Here is a shell script. Please extrapolate the controlled-environment random number generation subshell to the use of this in an asynchronous logging situation (I intend to use it for inotifywait output).
group=0
(
for val in {1..10}; do
echo "$RANDOM/20000" | bc | xargs sleep # this waits 0, 1, or 2 seconds before each number is printed
echo $val
done
) | while true; do
while read -t 1 line; do
echo "read time=$group read=$line"
done
((group++))
done
This produces output like this:
read time=1 read=1
read time=2 read=2
read time=2 read=3
read time=3 read=4
read time=3 read=5
read time=3 read=6
read time=4 read=7
read time=5 read=8
read time=5 read=9
read time=5 read=10
But it then hangs and does not exit.

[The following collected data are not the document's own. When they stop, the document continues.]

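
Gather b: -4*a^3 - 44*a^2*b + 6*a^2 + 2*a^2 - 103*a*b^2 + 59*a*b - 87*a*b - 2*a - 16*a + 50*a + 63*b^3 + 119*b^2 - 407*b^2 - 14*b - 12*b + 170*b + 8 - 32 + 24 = -4*a^3 + 8*a^2 + 32*a + 63*b^3 + b^2*(-103*a - 288) + b*(-44*a^2 - 28*a + 144)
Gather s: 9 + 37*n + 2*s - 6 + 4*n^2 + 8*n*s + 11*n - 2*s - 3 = 4*n^2 + 8*n*s + 48*n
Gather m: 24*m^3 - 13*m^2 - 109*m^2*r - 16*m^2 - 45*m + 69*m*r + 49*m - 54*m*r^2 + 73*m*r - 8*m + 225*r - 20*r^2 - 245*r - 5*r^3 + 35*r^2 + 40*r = 24*m^3 + m^2*(-109*r - 29) + m*(-54*r^2 + 142*r - 4) - 5*r^3 + 15*r^2 + 20*r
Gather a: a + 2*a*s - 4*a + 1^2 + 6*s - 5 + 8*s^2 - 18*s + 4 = a*(2*s - 3) + 8*s^2 - 12*s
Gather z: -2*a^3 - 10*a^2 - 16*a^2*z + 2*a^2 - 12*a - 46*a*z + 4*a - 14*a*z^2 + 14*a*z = -2*a^3 - 8*a^2 - 14*a*z^2 - 8*a + z*(-16*a^2 - 32*a)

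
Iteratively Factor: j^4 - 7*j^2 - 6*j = (j + 2)*(j^3 - 2*j^2 - 3*j) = j*(j + 2)*(j^2 - 2*j - 3) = j*(j + 1)*(j + 2)*(j - 3)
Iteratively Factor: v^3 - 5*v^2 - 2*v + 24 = (v + 2)*(v^2 - 7*v + 12) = (v - 4)*(v + 2)*(v - 3)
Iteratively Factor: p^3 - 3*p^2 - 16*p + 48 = (p + 4)*(p^2 - 7*p + 12) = (p - 4)*(p + 4)*(p - 3)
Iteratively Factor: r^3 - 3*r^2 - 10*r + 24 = (r - 2)*(r^2 - r - 12) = (r - 4)*(r - 2)*(r + 3)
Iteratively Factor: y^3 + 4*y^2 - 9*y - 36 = (y + 4)*(y^2 - 9) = (y + 3)*(y + 4)*(y - 3)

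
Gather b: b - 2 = b - 2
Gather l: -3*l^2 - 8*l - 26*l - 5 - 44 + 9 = -3*l^2 - 34*l - 40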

It is stuck in the outer loop, continually incrementing group:
$ echo $group
1336794
Clearly the inner loop has exited due to input having finished, and the incrementation of the variable went into hyperdrive.

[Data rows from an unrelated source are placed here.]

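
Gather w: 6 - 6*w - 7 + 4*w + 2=1 - 2*w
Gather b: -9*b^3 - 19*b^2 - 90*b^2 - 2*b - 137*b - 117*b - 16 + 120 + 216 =-9*b^3 - 109*b^2 - 256*b + 320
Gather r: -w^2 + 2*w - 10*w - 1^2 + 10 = -w^2 - 8*w + 9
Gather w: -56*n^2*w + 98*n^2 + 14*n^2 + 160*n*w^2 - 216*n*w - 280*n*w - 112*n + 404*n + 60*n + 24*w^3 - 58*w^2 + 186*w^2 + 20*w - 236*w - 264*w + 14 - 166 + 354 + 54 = 112*n^2 + 352*n + 24*w^3 + w^2*(160*n + 128) + w*(-56*n^2 - 496*n - 480) + 256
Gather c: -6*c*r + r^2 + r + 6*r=-6*c*r + r^2 + 7*r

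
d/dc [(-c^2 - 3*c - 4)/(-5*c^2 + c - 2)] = 2*(-8*c^2 - 18*c + 5)/(25*c^4 - 10*c^3 + 21*c^2 - 4*c + 4)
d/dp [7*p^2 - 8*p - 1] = 14*p - 8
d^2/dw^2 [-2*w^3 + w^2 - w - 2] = 2 - 12*w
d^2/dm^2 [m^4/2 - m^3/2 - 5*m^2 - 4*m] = 6*m^2 - 3*m - 10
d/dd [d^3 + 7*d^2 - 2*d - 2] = 3*d^2 + 14*d - 2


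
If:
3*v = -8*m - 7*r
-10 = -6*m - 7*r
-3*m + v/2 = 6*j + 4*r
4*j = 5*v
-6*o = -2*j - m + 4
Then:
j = -275/214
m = -370/107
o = -1073/642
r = 470/107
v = -110/107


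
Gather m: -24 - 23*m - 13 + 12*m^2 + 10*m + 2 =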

How to exit the loop? Is there like a else clause of some sort that I can hack on to the inner for loop in order to break out of the outer loop, once the input has finished coming in?
Surely there must be a more robust method than doing timing in the outer loop to see if it went through too fast.
break n.... n you can specify the nesting/number of loops you wanna get out of .... (if check for the break 2 stmt.)break. Where would it go? The inner loop times itself out every second.